One of the first things I learned when I started my career in accounting is that numbers don’t lie. But they also don’t tell the whole story. In the case of a for-profit business, years of losses can speak to years of inefficiencies, OR years of research and innovation that will yield exponentially larger future earnings. Heavy cash reserves may point to healthy liquidity, OR they may indicate that the owners or employees aren’t being paid market-level salaries. For lenders or investors, which scenario is in play may mean the difference between lending/contributing capital or pulling out. Fortunately, investors and lenders generally have the experience to do their due diligence and make an educated decision.
In the case of nonprofit entities, the same rules apply. Negative changes in net assets can point to bad fiscal management, OR simply the expenditure of prior year grant revenue restricted for current year expenses without the securing of new restricted grant revenue (pure timing!). The problem is that the funders of not-for-profits are largely… well, us. Donors. We aren’t all professional lenders or investors, and unless you have a not-for-profit accounting or treasury background (I have an advantage here, I admit), it’s difficult to determine whether a nonprofit will be a good steward of your donation. And even that may not be enough. So what do we do? And more importantly, what should we do?
Some donors look to key metrics to evaluate a nonprofit’s fiscal management. A common metric used is the program expense-to-total expense ratio. If a nonprofit’s program expenses are at least 85% of total expenses, some charity rating agencies believe that to be a sign of good stewardship. But what if a non-profit is in the growth stage? …maybe $2,500,000 in revenue and a breakeven budget? That nonprofit still needs an executive director, an accounting team, probably IT, grant administration, and development staff. All of those costs are usually non-program qualifying expenses and can easily add up to $500,000 or more in salaries and related expenses for quality individuals. Adding to that – maybe $500,000 of that nonprofit’s total revenue comes from a special event that costs the organization $250,000 (also a non-program expense). Guess what? In that scenario, the nonprofit’s program to total expense ratio is only 70%. Does that mean that the other $1,750,000 isn’t being spent on worthwhile causes? Not at all. Does that mean they aren’t worthy of your donation? Not in the least. In fact, without your donations, that ratio may never go up.
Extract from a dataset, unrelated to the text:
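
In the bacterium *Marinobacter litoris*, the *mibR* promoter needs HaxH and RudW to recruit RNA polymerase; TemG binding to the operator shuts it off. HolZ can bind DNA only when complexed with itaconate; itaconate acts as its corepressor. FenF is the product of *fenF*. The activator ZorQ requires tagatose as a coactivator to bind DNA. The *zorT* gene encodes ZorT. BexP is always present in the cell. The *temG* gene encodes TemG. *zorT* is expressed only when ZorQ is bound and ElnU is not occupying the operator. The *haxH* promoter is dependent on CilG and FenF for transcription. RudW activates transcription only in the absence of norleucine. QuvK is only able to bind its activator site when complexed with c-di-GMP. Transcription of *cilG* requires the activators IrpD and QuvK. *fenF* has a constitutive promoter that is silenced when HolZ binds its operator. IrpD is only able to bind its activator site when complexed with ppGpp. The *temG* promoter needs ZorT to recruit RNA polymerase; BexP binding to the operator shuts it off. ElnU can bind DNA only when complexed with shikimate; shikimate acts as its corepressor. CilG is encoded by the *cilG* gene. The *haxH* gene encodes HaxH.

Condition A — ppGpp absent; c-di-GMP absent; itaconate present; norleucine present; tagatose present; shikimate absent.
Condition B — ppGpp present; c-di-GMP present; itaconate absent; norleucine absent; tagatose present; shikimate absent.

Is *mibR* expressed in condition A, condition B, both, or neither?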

Other donors tell the nonprofit what they can spend their donation on – which works as sort of de-facto “insurance” that the nonprofit won’t spend the money frivolously. For example, if the nonprofit is a community center, the donor could write a check for $10,000 and tell the nonprofit that they only want it spent on its teen program. Entirely commendable. In fact, a lot of foundations that donate to the Organization have made children and teen charitable programs their core funding focus, so the nonprofits’ teen program is very well funded and run. Unfortunately though, none of those dollars can be used to pay the Organizations’ administrative or development expenses because the donor has specified that they have to be spent on teen program costs. So while the nonprofit shows positive income each year, and the donor has “insurance” that their gift won’t be spent frivolously, the organization struggles to pay the salaries and benefits of its executive director, grants administrator, development director, etc. More so, the nonprofit knows that there is an equally great need to serve the senior citizen community, but finds it harder to find funding for that cause, so that program is largely under-developed. Did the donor make a bad decision? Not at all. But could they have made a better one by making a general donation that the nonprofit could use as they deem necessary? Possibly.
So what’s the answer? How does one make a decision on which organization is worthy of their funding? If your donation is sizeable – start by giving the Organization a call. Have a real conversation. Crazy, right? Talk with its development director, its executive director, maybe even a program director, and get an understanding of what the Organization has accomplished in the past, and what its current and future needs are. Review the Organization’s 990 without any preconceived metrics in mind – look to see if its executive director is being paid a reasonable amount (i.e. what are similar organizations paying their executive directors?), identify whether there are continued losses, or any other red flags. If you find anything concerning, call the Organization and see if they can provide an explanation. Or call a CPA that has nonprofit experience for their opinion. And if you really want to go big – volunteer! Two birds, one stone. You’ll be learning about the Organization while giving back. And there is no better way to assess an Organization’s worthiness of your donation than from an insider’s perspective.
No matter what you do to make your decision, if you give, you probably won’t go wrong. I’ve been auditing non-profits for over 11 years as part of my career at Sassetti, and some of my colleagues have been doing so for decades more. Together, we could probably only identify a handful or two of nonprofits that fell victim to fraud. More have probably fallen victim to poor management for periods of time but, by and large, recovered with new leadership in place. And despite these bumps in the road, all of these Organizations continued to serve needs in the community that many of us can readily identify, but don’t have the abilities to address ourselves. What we can do, however, is support the organizations that do have those abilities. Because they support the collective “us.” So, when the question is to give or not to give… to give is always the answer.